I had often been in some sort of minor trouble at school, but mostly because of not doing work, or mucking around, rather than anything malicious or malevolent. The head teacher was rarely involved in anything student-facing, a dithery and dreary paper-shuffling man who would only ever appear to pupils during OFSTED weeks, where he’d pretend to be a recognisable part of the school, attempting to kick footballs across the playground, people stared at him in confusion wondering who he was. Being sent to him was a big deal, no matter how much of an old fool he might have been. I had no idea which way this was going to go.
Ford marched me to the office, and I’m sure I made things worse by being the cocky-mouthed little prick I too often was (am). He launched into a nonsensical rant about how I’d been hacking the system, or whatever, and the headmaster listened. It seemed my mistake was to have used initials that while were certainly those of the chemistry teacher who had left, were also those of a history teacher who was on temporary maternity leave.
I patiently explained the reality of the situation, how we were helping Tim with security, and that I’d been exploring a flaw so I could help it get fixed. It was mostly true. I missed out the stuff about Doom. Tim was called in, and without prompting explained that yes, my friends and I were a huge boon to the IT department. And by the end of that, there really wasn’t anything left for Ford to argue. But it got better.
Following Tim, a senior teacher dropped in and explained – entirely unbeknownst to me – that he’d asked my parents at some recent function if I could check out this flaw. Weird coincidence. And then, best of all, my mum showed up.
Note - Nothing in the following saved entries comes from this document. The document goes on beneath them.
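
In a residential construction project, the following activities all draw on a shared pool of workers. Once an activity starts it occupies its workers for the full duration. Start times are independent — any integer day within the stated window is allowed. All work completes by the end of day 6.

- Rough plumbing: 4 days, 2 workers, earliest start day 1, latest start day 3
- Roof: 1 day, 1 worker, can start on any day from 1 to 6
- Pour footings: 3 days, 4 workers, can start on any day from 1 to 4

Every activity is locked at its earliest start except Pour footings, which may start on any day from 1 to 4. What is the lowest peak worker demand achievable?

Pour footings@1: d1:7  d2:6  d3:6  d4:2  d5:0  d6:0 → peak 7
Pour footings@2: d1:3  d2:6  d3:6  d4:6  d5:0  d6:0 → peak 6
Pour footings@3: d1:3  d2:2  d3:6  d4:6  d5:4  d6:0 → peak 6
Pour footings@4: d1:3  d2:2  d3:2  d4:6  d5:4  d6:4 → peak 6
Best is Pour footings@2, peak 6.

6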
I imagine word gets around staff pretty quickly when one of their kids is about to get suspended, which was the promised punishment.
By this point the headmaster had had any power taken away from him. I’d not only established an ongoing relationship to be fiddling with computer security issues, but I’d been asked by a teacher more senior than Ford to look into it. My mum’s opinions of the headmaster weren’t exactly secret, and I think he feared her presence more than anything else. So, it was explained to me, that while there were mitigating circumstances, I couldn’t go unpunished as it would set a bad example to the rest of the school. Uh. So it was to be that I was to be suspended for “the rest of the week” (ie. Friday), but it would not be marked down on any official records.
My mum looked at him, her mouth curled into a snarl, and uttered the immortal words I’ll never forget.
“So you’re giving him the day off?”
The headmaster spluttered indignantly, and off I was sent, to a day of infamy amongst even the cool kids.
Which is how Doom got me suspended. Or at least, how Doom got me a day off school.